Discussion in 'Options' started by nravo, Aug 13, 2008.

  1. nravo


    I noticed Max Ansbacher has been using this for a while, apparently abandoning his all naked option strategies of the previous decade. As best as I can tell he writes an OTM SP put and sells a SP future contract and adds short OTM SP puts until he is delta hedged.

    In other wrods he is short a SP contract and, given a hypothetical delta of .10 for the (very) OTM SP puts, he writes 10 puts.

    I see how the futures position is covered in case of a rise in price, and I can see how if the price drops, he makes a hefty killing on expired option premium.

    But if it drops a ton, he is dead, no? Yeah, the short futures will increase in value, but with a vol spike, there is no way this would make up for what happens to the 10 short puts, the increasing gamma and all that, right?

    Am I missing something? How does he hedge the gap risk? I am assuming he does, and he's not playing (Victor) Neiderhoffer.
  2. I used a similiar strategy in January. I wrote a slightly ITM put and sold a s&p 500 emini. Put on the trade the day before Martin Luther King's birthday. Of course, I did not know how to manage it. The max profit is received if the futures plummet, which they did on MLK' b-day. Of course, if I exited both legs at the close, I would have made the max profit. So, instead, I exited on Tuesday as the market was recovering because of an emergency rate cut by Fed. In 2007, I also wrote OTM puts and delta hedged with FUT. The problem is constant adjustment to stay delta hedged, and you end up losing money, for when you have to close out the working hedge (the FUT), it is inevitably at a loss--so it eats into the initial premium. And, in this case, if you end up covering when the market touches your put, and it rebounds, you will lose a great deal more. I am speaking from experience.

    If I were to trade short puts and short futures, I would write slightly ITM put, as above, but I would manage the trade better. Again, if the futures plummet, I would look to close out the trade rather than waiting "for assignment." If you close out the trade for a prof, you can always do another one. If the market goes up, you can close out the short put for a profit (say 70%) and hope that the future drops to profit levels or to minimal loss levels.

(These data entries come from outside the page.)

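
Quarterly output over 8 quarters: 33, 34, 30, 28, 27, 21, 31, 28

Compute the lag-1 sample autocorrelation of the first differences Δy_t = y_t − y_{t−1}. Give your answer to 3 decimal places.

First differences Δy: 1, -4, -2, -1, -6, 10, -3
Mean of differences = -0.7143
Numerator Σ(Δy_t−Δȳ)(Δy_{t+1}−Δȳ) = -80.6531
Denominator Σ(Δy_t−Δȳ)² = 163.4286
r_1(Δy) = -80.6531 / 163.4286 = -0.494

-0.494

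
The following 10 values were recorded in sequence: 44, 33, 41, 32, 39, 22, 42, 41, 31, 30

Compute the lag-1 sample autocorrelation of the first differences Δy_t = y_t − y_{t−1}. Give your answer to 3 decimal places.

First differences Δy: -11, 8, -9, 7, -17, 20, -1, -10, -1
Mean of differences = -1.5556
Numerator Σ(Δy_t−Δȳ)(Δy_{t+1}−Δȳ) = -687.5309
Denominator Σ(Δy_t−Δȳ)² = 1084.2222
r_1(Δy) = -687.5309 / 1084.2222 = -0.634

-0.634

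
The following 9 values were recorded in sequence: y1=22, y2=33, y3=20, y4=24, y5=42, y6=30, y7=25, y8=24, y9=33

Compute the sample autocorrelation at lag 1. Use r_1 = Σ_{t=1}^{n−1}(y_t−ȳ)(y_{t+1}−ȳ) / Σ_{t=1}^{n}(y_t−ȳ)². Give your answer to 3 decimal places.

-0.205

Mean ȳ = (22 + 33 + 20 + 24 + 42 + 30 + 25 + 24 + 33)/9 = 28.1111
Numerator Σ_{t=1}^{8}(y_t−ȳ)(y_{t+1}−ȳ) = -80.2346
Denominator Σ(y_t−ȳ)² = 390.8889
r_1 = -80.2346 / 390.8889 = -0.205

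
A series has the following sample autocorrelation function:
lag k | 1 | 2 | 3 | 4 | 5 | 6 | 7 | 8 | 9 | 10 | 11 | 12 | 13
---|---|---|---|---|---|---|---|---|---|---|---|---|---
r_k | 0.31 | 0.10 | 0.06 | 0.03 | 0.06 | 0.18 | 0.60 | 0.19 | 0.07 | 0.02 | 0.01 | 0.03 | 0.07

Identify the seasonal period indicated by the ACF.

7

The largest autocorrelation is r_7 = 0.60; the remaining lags stay at or below 0.31. The elevated value at lag 1 (0.31), dropping to 0.10 at lag 2, reflects decaying short-term dependence rather than seasonality.
The dominant spike at lag 7 indicates a seasonal period of 7.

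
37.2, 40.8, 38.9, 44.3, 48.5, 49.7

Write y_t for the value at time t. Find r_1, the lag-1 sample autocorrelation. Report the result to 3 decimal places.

0.457

Mean ȳ = (37.2 + 40.8 + 38.9 + 44.3 + 48.5 + 49.7)/6 = 43.2333
Deviations from mean: -6.0333, -2.4333, -4.3333, 1.0667, 5.2667, 6.4667
Numerator Σ_{t=1}^{5}(y_t−ȳ)(y_{t+1}−ȳ) = 60.2789
Denominator Σ(y_t−ȳ)² = 131.7933
r_1 = 60.2789 / 131.7933 = 0.457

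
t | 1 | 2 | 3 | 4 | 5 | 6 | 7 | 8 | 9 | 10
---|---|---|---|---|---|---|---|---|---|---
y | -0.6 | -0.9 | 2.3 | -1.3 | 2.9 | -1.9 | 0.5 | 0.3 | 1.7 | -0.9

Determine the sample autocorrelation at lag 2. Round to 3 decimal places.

Mean ȳ = (-0.6 − 0.9 + 2.3 − 1.3 + 2.9 − 1.9 + 0.5 + 0.3 + 1.7 − 0.9)/10 = 0.2100
Numerator Σ_{t=1}^{8}(y_t−ȳ)(y_{t+2}−ȳ) = 9.7138
Denominator Σ(y_t−ȳ)² = 23.7690
r_2 = 9.7138 / 23.7690 = 0.409

0.409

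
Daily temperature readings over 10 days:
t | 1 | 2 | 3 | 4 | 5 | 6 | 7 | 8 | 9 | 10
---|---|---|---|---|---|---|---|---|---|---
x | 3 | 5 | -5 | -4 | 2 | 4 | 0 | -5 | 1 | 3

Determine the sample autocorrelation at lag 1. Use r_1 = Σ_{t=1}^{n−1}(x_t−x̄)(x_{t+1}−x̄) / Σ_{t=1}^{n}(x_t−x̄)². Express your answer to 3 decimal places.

Mean x̄ = (3 + 5 − 5 − 4 + 2 + 4 + 0 − 5 + 1 + 3)/10 = 0.4000
Numerator Σ_{t=1}^{9}(x_t−x̄)(x_{t+1}−x̄) = 8.6400
Denominator Σ(x_t−x̄)² = 128.4000
r_1 = 8.6400 / 128.4000 = 0.067

0.067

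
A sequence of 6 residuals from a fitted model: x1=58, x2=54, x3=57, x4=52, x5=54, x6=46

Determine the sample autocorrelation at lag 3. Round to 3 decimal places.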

    The problem with these scenarios is delta and gamma. An ATM put has a delta of .50 (the FUT's "delta" is 1.00). So, the future moves twice as fast as the put either direction. Plus delta decrease over time and market movement (depends on direction and the amount of movement).

    In conclusion, I am not a fan of Ansbacher's new strategy. I know he used to do short strangles; he didn't do short iron condors, for if I remember correctly,he believed that the cost of the wingsas a waste of premium. I used to write puts deep OTM, and did it successfully until August 2007. By May 2007, I was hedging short puts with short futures. Unfortunately, I didn't know how to manage the hedge nor the short put. As it turns out, they't be efficiently managed.
  3. nravo


    Interesting. Does Ansbacher's current strategy use ITM, ATM or near OTM puts? I thought it was far OTM, like the put half of his old strangle strategy? Perhaps that's why it sounded so far-fetched to me. If he was doing far OTM with a deltas of say .10, he would be writing 10 puts for every futures contract sold, which is, to me, a huge naked risk, a la Neiderhoffer. But if he is doing an ITM, ATM or even slightly OTM, then the delta is like .50 or close to it on each put, so he is doing a two for one write, which, basically, is just a ratio covered write with puts, right? Nothing so radical about that, a common strategy. Still that naked exposure on the down side, even one contract, I can't stomach it; I would hedge that somehow, to avoid a massive blow up. I'm not as queasy going naked on the call side with futures or even index options. But puts? Can't stomach it. I do concede though that you can get burned on the call side, too. If I recall correctly, the emergency rate cut by the Fed in January shot the pre-market ES up like 35 points in two minutes. I remember it quite well, as I was naked a call and took my biggest loss of the year -- on an upside rally! In '08! Go figure.